R$^2$Energy: A Large-Scale Benchmark for Robust Renewable Energy Forecasting under Diverse and Extreme Conditions

TL;DR

R$^2$Energy is a comprehensive benchmark dataset for evaluating renewable energy forecasting models under diverse and extreme weather conditions, emphasizing robustness and fairness in model comparison.

Contribution

The paper introduces R$^2$Energy, a large-scale, diverse dataset with a standardized evaluation framework for assessing the robustness of renewable energy forecasting models.

Findings

Robustness gap identified under extreme weather conditions.

Model reliability depends more on meteorological integration than complexity.

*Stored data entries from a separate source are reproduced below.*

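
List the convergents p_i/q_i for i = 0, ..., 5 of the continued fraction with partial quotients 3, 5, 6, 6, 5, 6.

Using the convergent recurrence p_i = a_i*p_{i-1} + p_{i-2}, q_i = a_i*q_{i-1} + q_{i-2} with p_{-2}=0, p_{-1}=1, q_{-2}=1, q_{-1}=0:
  i=0: a_0=3, p_0 = 3*1 + 0 = 3, q_0 = 3*0 + 1 = 1.
  i=1: a_1=5, p_1 = 5*3 + 1 = 16, q_1 = 5*1 + 0 = 5.
  i=2: a_2=6, p_2 = 6*16 + 3 = 99, q_2 = 6*5 + 1 = 31.
  i=3: a_3=6, p_3 = 6*99 + 16 = 610, q_3 = 6*31 + 5 = 191.
  i=4: a_4=5, p_4 = 5*610 + 99 = 3149, q_4 = 5*191 + 31 = 986.
  i=5: a_5=6, p_5 = 6*3149 + 610 = 19504, q_5 = 6*986 + 191 = 6107.

3/1, 16/5, 99/31, 610/191, 3149/986, 19504/6107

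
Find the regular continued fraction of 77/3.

[25; 1, 2]

Run the Euclidean algorithm on 77 and 3; the successive quotients are the partial quotients a_0, a_1, ... (each step inverts the fractional part left over by the previous one):
  77 = 25*3 + 2, so a_0 = 25.
  3 = 1*2 + 1, so a_1 = 1.
  2 = 2*1 + 0, so a_2 = 2.
The remainder reaches 0 after 3 divisions, so the expansion has 3 partial quotients, read off in order.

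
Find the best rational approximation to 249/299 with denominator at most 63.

5/6

Expand x = 249/299 as a continued fraction with the Euclidean algorithm:
  249 = 0*299 + 249, so a_0 = 0.
  299 = 1*249 + 50, so a_1 = 1.
  249 = 4*50 + 49, so a_2 = 4.
  50 = 1*49 + 1, so a_3 = 1.
  49 = 49*1 + 0, so a_4 = 49.
so x = [0; 1, 4, 1, 49].
Convergents (p_i = a_i*p_{i-1} + p_{i-2}, q_i = a_i*q_{i-1} + q_{i-2} with p_{-2}=0, p_{-1}=1, q_{-2}=1, q_{-1}=0), until the denominator exceeds 63:
  i=0: a_0=0, p_0 = 0*1 + 0 = 0, q_0 = 0*0 + 1 = 1.
  i=1: a_1=1, p_1 = 1*0 + 1 = 1, q_1 = 1*1 + 0 = 1.
  i=2: a_2=4, p_2 = 4*1 + 0 = 4, q_2 = 4*1 + 1 = 5.
  i=3: a_3=1, p_3 = 1*4 + 1 = 5, q_3 = 1*5 + 1 = 6.
  i=4: a_4=49, p_4 = 49*5 + 4 = 249, q_4 = 49*6 + 5 = 299.
q_4 = 299 > 63, so the last convergent with denominator <= 63 is p_3/q_3 = 5/6.
The closest fraction with denominator <= 63 is either p_3/q_3 or the intermediate fraction (k*p_3 + p_2)/(k*q_3 + q_2) with the largest k >= 1 whose denominator stays <= 63; these approach x as k grows, and every other convergent or intermediate fraction in range is farther away.
Largest k: floor((63 - q_2)/q_3) = floor((63 - 5)/6) = 9.
That gives (9*5 + 4)/(9*6 + 5) = 49/59.
Compare the errors: |x - 5/6| = |249*6 - 5*299|/(299*6) = 1/1794, and |x - 49/59| = |249*59 - 49*299|/(299*59) = 40/17641.
Cross-multiplying, 1*17641 = 17641 < 71760 = 40*1794, so 1/1794 is smaller: the convergent 5/6 is closer to x than 49/59.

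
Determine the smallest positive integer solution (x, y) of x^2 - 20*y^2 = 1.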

Benchmark facilitates fair comparison of forecasting architectures.

Abstract

The rapid expansion of renewable energy, particularly wind and solar power, has made reliable forecasting critical for power system operations. While recent deep learning models have achieved strong average accuracy, the increasing frequency and intensity of climate-driven extreme weather events pose severe threats to grid stability and operational security. Consequently, developing robust forecasting models that can withstand volatile conditions has become a paramount challenge. In this paper, we present R$^2$Energy, a large-scale benchmark for NWP-assisted renewable energy forecasting. It comprises over 10.7 million high-fidelity hourly records from 902 wind and solar stations across four provinces in China, providing the diverse meteorological conditions necessary to capture the wide-ranging variability of renewable generation. We further establish a standardized, leakage-free forecasting paradigm that grants all models identical access to future Numerical Weather Prediction (NWP) signals, enabling fair and reproducible comparison across state-of-the-art representative forecasting architectures. Beyond aggregate accuracy, we incorporate regime-wise evaluation with expert-aligned extreme weather annotations, uncovering a critical ``robustness gap'' typically obscured by average metrics. This gap reveals a stark robustness-complexity trade-off: under extreme conditions, a model's reliability is driven by its meteorological integration strategy rather than its architectural complexity. R$^2$Energy provides a principled foundation for evaluating and developing forecasting models for safety-critical power system applications.